Large prospective, randomised clinical trials gave us the opportunity to evaluate further the clinical relevance of the Los Angeles classification. Previous studies, which have used different endoscopic classification systems to correlate the severity of symptoms with endoscopic grade, have given negative results.22 33 In the present study there was a significant correlation between the severity of heartburn and the Los Angeles grading. The clinical studies also found an impressive gradation of endoscopic healing relating to the endoscopic grading, when omeprazole was given in a dose of 10 mg daily for four weeks. The large numbers of patients involved and the statistically significant differences are arguments for the clinical relevance of the Los Angeles classification. On the other hand, the size of the r values (r=0.23–0.31) emphasises that factors other than endoscopic grading play a significant role in the clinical manifestation of the disease. It is worth noting that the data obtained show that the classification of patients into grade A and B seems to provide a clinically relevant subdivision. These patients represent the most numerous groups of patients suffering from reflux diseases, which have previously been grouped somewhat ambiguously into one grade by the Savary and Miller classification.14 Additional information relevant to the significance of the Los Angeles classification system was gained from following patients after a successful initial, short term, drug therapy. The symptomatic relapse curves separated patients, who before treatment had an absence of oesophageal mucosal breaks, from those with Los Angeles grades A–C.

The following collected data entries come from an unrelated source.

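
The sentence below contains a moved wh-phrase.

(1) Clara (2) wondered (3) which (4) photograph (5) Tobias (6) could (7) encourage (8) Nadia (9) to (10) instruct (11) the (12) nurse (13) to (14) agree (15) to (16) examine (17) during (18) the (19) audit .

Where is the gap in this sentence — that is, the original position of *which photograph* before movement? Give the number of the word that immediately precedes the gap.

16

In situ: Tobias could encourage Nadia to instruct the nurse to agree to examine which photograph during the audit.
'which photograph' functions as the direct object of 'examine'. Fronting leaves a gap immediately after 'examine':
Clara wondered which photograph Tobias could encourage Nadia to instruct the nurse to agree to examine ___ during the audit.
'examine' is word 16.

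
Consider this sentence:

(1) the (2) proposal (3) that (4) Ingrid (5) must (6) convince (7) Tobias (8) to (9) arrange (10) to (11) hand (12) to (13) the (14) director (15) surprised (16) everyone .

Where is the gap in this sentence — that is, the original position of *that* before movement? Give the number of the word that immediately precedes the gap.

11

The filler 'that' is interpreted as the direct object of 'hand'. Fronting leaves a gap immediately after 'hand':
The proposal that Ingrid must convince Tobias to arrange to hand ___ to the director surprised everyone.
'hand' is word 11.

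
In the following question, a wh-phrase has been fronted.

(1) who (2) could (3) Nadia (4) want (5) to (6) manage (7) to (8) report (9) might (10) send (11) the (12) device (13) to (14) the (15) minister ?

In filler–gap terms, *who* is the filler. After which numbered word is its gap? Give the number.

Before movement: Nadia could want to manage to report who might send the device to the minister.
The filler 'who' is interpreted as the subject of the clause embedded under 'report'. Wh-movement fronts it, leaving a gap right after 'report':
Who could Nadia want to manage to report ___ might send the device to the minister?
'report' is word 8.

8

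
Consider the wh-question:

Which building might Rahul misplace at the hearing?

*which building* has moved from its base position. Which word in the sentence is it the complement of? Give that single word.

misplace

In situ: Rahul might misplace which building at the hearing.
'which building' is the direct object of 'misplace'. It moves to the left edge, and the trace sits right after 'misplace':
Which building might Rahul misplace ___ at the hearing?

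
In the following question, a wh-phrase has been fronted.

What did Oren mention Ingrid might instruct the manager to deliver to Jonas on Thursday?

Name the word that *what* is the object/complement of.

In situ: Oren did mention Ingrid might instruct the manager to deliver what to Jonas on Thursday.
The filler 'what' is interpreted as the direct object of 'deliver'. Fronting leaves a gap immediately after 'deliver':
What did Oren mention Ingrid might instruct the manager to deliver ___ to Jonas on Thursday?

deliver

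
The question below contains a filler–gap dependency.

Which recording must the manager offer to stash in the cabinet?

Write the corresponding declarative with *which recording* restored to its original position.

The manager must offer to stash which recording in the cabinet.

The filler 'which recording' is interpreted as the direct object of 'stash'. Fronting leaves a gap immediately after 'stash':
Which recording must the manager offer to stash ___ in the cabinet?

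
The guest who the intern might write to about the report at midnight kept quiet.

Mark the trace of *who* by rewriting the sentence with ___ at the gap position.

'who' is the object of the preposition 'to'. The gap is right after 'to'.

The guest who the intern might write to ___ about the report at midnight kept quiet.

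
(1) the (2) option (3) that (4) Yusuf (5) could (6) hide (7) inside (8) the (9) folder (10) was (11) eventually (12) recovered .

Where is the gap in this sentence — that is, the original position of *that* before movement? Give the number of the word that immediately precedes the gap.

6

The filler 'that' is interpreted as the direct object of 'hide'. It moves to the left edge, and the trace sits right after 'hide':
The option that Yusuf could hide ___ inside the folder was eventually recovered.
'hide' is word 6.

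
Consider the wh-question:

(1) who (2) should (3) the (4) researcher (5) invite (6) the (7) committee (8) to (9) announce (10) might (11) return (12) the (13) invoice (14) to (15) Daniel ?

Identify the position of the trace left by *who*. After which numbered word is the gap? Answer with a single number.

Before movement: The researcher should invite the committee to announce who might return the invoice to Daniel.
'who' functions as the subject of the clause embedded under 'announce'. It moves to the left edge, and the trace sits right after 'announce':
Who should the researcher invite the committee to announce ___ might return the invoice to Daniel?
'announce' is word 9.

9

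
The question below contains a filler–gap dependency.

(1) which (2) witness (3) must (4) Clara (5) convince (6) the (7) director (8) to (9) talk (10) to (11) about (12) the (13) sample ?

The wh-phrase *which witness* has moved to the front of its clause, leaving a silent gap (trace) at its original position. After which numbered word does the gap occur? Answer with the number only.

In situ: Clara must convince the director to talk to which witness about the sample.
'which witness' is the object of the preposition 'to'. Fronting leaves a gap immediately after 'to':
Which witness must Clara convince the director to talk to ___ about the sample?
'to' is word 10.

10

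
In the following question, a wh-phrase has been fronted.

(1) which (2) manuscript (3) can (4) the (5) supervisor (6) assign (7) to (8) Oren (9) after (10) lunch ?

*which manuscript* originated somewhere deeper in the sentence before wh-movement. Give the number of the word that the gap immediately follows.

6

Before movement: The supervisor can assign which manuscript to Oren after lunch.
'which manuscript' functions as the direct object of 'assign'. Wh-movement fronts it, leaving a gap right after 'assign':
Which manuscript can the supervisor assign ___ to Oren after lunch?
'assign' is word 6.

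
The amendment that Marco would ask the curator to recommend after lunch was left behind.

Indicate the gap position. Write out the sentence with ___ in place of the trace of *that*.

The amendment that Marco would ask the curator to recommend ___ after lunch was left behind.

'that' functions as the direct object of 'recommend'. The gap is right after 'recommend'.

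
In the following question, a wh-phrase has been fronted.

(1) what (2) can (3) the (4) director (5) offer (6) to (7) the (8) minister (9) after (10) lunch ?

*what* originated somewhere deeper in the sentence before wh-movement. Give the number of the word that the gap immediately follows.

Pre-movement form: The director can offer what to the minister after lunch.
'what' functions as the direct object of 'offer'. Wh-movement fronts it, leaving a gap right after 'offer':
What can the director offer ___ to the minister after lunch?
'offer' is word 5.

5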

The findings presented in this and our previous report,6represent the only rigorous assessment of an endoscopic grading system for reflux oesophagitis. The criteria used for the Los Angeles classification have been developed and agreed on by a truly international working group. It is hoped that this classification will be used widely and without ad hoc modification, with resultant improvement in communication about patient status for both clinical and research purposes.
The working group was supported by funds provided by OMGE and Astra Hässle AB. Ola Jungardt is gratefully acknowledged for his statistical advice.